Мне пришлось убить этих двух кровокожих. У меня не оставалось иного выбора. Костяная булава всего два раза вспорола воздух, а щит легонечко дёрнулся в моей ладони от упавшего на него лезвия, как напавшие на меня вояки свалились с проломленными головами.
Короткая победа не вызвала радости. Наоборот. Клинок одного из напавшего имел форму полумесяца. Убитый мною воин был один из моих. Его сердце больше никогда не разразиться звонким эхом в моей груди.
Это безумие нужно немедленно прекратить! В этом нет никакого смысла!
— Рузель! — взревел я на всю улицу, но мой голос утонул в глухом лязге тысячи клинков. — Прекрати битву! Остановись! Или я тебя остановлю своими руками!
Я прекрасно понимал, что мальчик меня не услышит. Он не остановится, как и не остановится битва по щелчку пальцев. Мне просто хотелось выплеснуть злость. Мне хотелось орать. Вопить от обиды и гнева, закравшегося глубоко в голову. Но у каждого звука есть свой ценитель. Каждый крик найдёт своего слушателя.
— Инга, он спасает нас! — кричала мне в спину Сугар. — Ты не понимаешь! Он управляет всеми, и он не в состоянии разобраться — где свой, а где чужой. Рузель сталкивает бьющиеся в груди сердца друг против друга. Ему так проще. Ему проще создать хаос в сражении, забрав борозды правления войсками из рук их командиров, чем проиграть в меньшинстве. Инга, ты понимаешь это?
Было понятно только одно — в конце никого не останется. Здесь, на этой улице среди домов из пульсирующих сосудов, битва закончиться только тогда, когда уже некому будет размахивать мечом. Так не должно быть! Так не может закончиться битва. В любой битве должен быть победитель.
Я снова окинул взглядом битву в надежде увидеть Рузеля. Но мальчика ни где не было. Всюду мелькали кровавые клинки, на землю сыпались оторванные куски доспеха, а ноги воинов продолжали топтать обращённые тела в пепел. Ничего нового, кроме раздавшегося в стороне звука. Это был свист. Свист стрелы, пролетевшей над головами и вонзившейся в оленью голову монстра, раскидывающего когтистыми лапами всех на своём пути. Я бросил взгляд на здание через дорогу и увидел в окне второго этажа человеческий силуэт, прячущийся в тени. Очередная стрела тонкой чертой, будто оставленной взмахом карандаша, пересекла улицу и добила медведя-оленя, войдя наполовину в голову. Так мастерски владеть луком может только один человек, точнее — кровокож. И этот кровокож — Осси.
Я обязан до неё добраться! Да вот только есть проблема одно: между нами — багровая стена из схлестнувшихся между собой безликих воинов. Делать нечего, мне остаётся надеяться, что я не привлеку к себе повышенного внимания, и вся орда не бросится на меня в едином порыве.

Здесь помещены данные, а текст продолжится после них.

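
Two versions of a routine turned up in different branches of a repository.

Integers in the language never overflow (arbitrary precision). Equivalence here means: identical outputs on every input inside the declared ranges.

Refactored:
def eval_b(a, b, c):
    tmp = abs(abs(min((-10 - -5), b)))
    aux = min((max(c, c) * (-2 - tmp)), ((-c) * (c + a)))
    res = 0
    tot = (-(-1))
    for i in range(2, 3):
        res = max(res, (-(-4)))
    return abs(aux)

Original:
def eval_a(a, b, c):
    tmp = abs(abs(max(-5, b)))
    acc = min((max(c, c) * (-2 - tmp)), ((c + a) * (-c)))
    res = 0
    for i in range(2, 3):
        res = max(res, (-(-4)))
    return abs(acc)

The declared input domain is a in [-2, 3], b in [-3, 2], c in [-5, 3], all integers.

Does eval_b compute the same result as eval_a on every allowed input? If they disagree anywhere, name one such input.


Evaluate both at a=-2, b=-3, c=1.
eval_a: tmp=3, then acc=-5, then res=0, then (i=2), then res=4, then returns 5
eval_b: tmp=5, then aux=-7, then res=0, then tot=1, then (i=2), then res=4, then returns 7
5 vs 7 — the two versions disagree here.
verdict: not equivalent; witness: a=-2, b=-3, c=1


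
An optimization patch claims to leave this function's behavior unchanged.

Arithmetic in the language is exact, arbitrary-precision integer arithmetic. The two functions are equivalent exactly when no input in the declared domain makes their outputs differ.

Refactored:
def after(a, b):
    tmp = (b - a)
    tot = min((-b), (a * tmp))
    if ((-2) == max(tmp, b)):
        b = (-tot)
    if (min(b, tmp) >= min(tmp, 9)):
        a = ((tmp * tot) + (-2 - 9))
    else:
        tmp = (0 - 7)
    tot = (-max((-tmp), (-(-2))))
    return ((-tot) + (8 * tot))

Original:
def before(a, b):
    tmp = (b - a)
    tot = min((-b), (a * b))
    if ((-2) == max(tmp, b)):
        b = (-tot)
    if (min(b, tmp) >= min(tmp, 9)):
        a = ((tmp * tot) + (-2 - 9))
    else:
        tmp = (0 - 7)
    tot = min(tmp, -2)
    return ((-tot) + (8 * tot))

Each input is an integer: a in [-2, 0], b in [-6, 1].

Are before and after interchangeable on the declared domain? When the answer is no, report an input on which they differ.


There is a counterexample at a=-1, b=-3: -49 on one side, -14 on the other.
before: tmp=-2, then tot=3, then ((-2) == max(tmp, b)) is true, then b=-3, then (min(b, tmp) >= min(tmp, 9)) is false, then tmp=-7, then tot=-7, then returns -49
after: tmp=-2, then tot=2, then ((-2) == max(tmp, b)) is true, then b=-2, then (min(b, tmp) >= min(tmp, 9)) is true, then a=-15, then tot=-2, then returns -14
verdict: not equivalent; witness: a=-1, b=-3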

Я бросился в гущу битвы. Первые несколько метров меня никто не замечал, я разгребал щитом дорогу, часто приходилось отталкивать от себя булавой победившего воина в короткой драке, но он лишь бросал на меня короткий взгляд, как в следующий миг на него обрушивался такой же победитель своей короткой битвы. Но попадались и исключения, и вопрос с ними я решал на месте. Костяная булава могла решить все проблемы, нужно было только обладать умением их находить. И, судя по всему, у меня имелся таланта на такие скользкие дела. Чем глубже я заходил, тем чаще приходилось убивать. Без разбора. Мне было плевать на их клинки. Меня не беспокоил их обезумевший взгляд, прячущийся в глубине прорезей на масках с жуткими ликами. Булава ломала эти маски, дробила, измельчала кровавую корку в пыль, а затем в пепел. Хрустели кости, меня окружал беспрерывный вой боли, но тишина смерти и не думала наступать. Здесь, внутри сражения, правил хор безумия, не смолкающий ни на секунду. Не утихающий даже когда от твоих рук пало несколько десятков солдат.

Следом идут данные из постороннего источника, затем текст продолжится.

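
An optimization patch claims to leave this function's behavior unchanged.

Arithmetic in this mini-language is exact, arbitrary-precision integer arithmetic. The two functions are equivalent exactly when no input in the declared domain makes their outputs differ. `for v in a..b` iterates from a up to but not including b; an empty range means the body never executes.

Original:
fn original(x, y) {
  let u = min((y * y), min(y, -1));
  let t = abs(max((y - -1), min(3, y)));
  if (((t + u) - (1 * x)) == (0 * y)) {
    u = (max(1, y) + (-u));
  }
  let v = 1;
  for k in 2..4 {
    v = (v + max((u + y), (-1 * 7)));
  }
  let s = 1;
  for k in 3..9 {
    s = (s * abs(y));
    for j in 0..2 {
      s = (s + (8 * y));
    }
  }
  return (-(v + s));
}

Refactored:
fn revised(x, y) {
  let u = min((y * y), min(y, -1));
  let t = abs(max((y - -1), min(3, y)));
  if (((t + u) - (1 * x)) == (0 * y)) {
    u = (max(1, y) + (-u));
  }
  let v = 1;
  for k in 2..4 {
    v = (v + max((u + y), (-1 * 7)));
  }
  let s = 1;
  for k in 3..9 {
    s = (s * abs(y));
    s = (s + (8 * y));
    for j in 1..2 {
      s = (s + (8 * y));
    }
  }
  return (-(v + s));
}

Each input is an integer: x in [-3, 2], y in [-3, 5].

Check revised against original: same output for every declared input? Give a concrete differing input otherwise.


Side by side, the visible changes include: loop structure differs, plus statement counts differ, plus arithmetic usage differs, plus constant usage differs.
Tracing x=-3, y=2: original: u = -1; t = 3; (((t + u) - (1 * x)) == (0 * y)) -> false; v = 1; [k=2]; v = 2; [k=3]; v = 3; s = 1; [k=3]; s = 2; [j=0]; s = 18; [j=1]; s = 34; [k=4]; s = 68; [j=0]; s = 84; [j=1]; s = 100; [k=5]; s = 200; [j=0]; s = 216; [j=1]; s = 232; [k=6]; s = 464; [j=0]; s = 480; [j=1]; s = 496; [k=7]; s = 992; [j=0]; s = 1008; [j=1]; s = 1024; [k=8]; s = 2048; [j=0]; s = 2064; [j=1]; s = 2080; return -2083 | revised: u = -1; t = 3; (((t + u) - (1 * x)) == (0 * y)) -> false; v = 1; [k=2]; v = 2; [k=3]; v = 3; s = 1; [k=3]; s = 2; s = 18; [j=1]; s = 34; [k=4]; s = 68; s = 84; [j=1]; s = 100; [k=5]; s = 200; s = 216; [j=1]; s = 232; [k=6]; s = 464; s = 480; [j=1]; s = 496; [k=7]; s = 992; s = 1008; [j=1]; s = 1024; [k=8]; s = 2048; s = 2064; [j=1]; s = 2080; return -2083 — matching result -2083.
An exhaustive pass over the 54 declared inputs shows identical outputs.
verdict: equivalent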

Не знаю скольких мне пришлось убить, я не считал, но костяной наконечник булавы успел покрыться глубокими рытвинами и сколами.
Отпихнув щитом нескольких кровокожих в сторону, и убив одного выросшего передо мной, я, наконец увидел стену дома. Увидел пустые окна и вход в подъезд, в котором виднелась ведущая на второй этаж лестница.
Я рванул вперёд. Но справа на меня нехило так обрушился вражеский клинок. Лезвие ударило по наплечнику, увязнув в кровавых зубьях. Напавший замешкался. Меч застрял, он рванул на себя, но без толку, только оставил у меня на щеке глубокий порез. Я замахнулся булавой, да только удар не удался. Отягощённый застрявших мечом наплечник не позволил мне вывернуть руку для точного удара. Зарычав, я попытался отскочить. Окружающая битва была настолько плотной, что, сделав всего пол шага назад, моя спина в кого-то упёрлась.
Застрявший меч в наплечнике пронзил воздух в нескольких миллиметрах от моего затылка. Кровокож решил не вынимать его, навалился на рукоять, в надежде воткнуть лезвие мне в ухо. Меня спасло только то, что кто-то со всей силой отпихнул меня.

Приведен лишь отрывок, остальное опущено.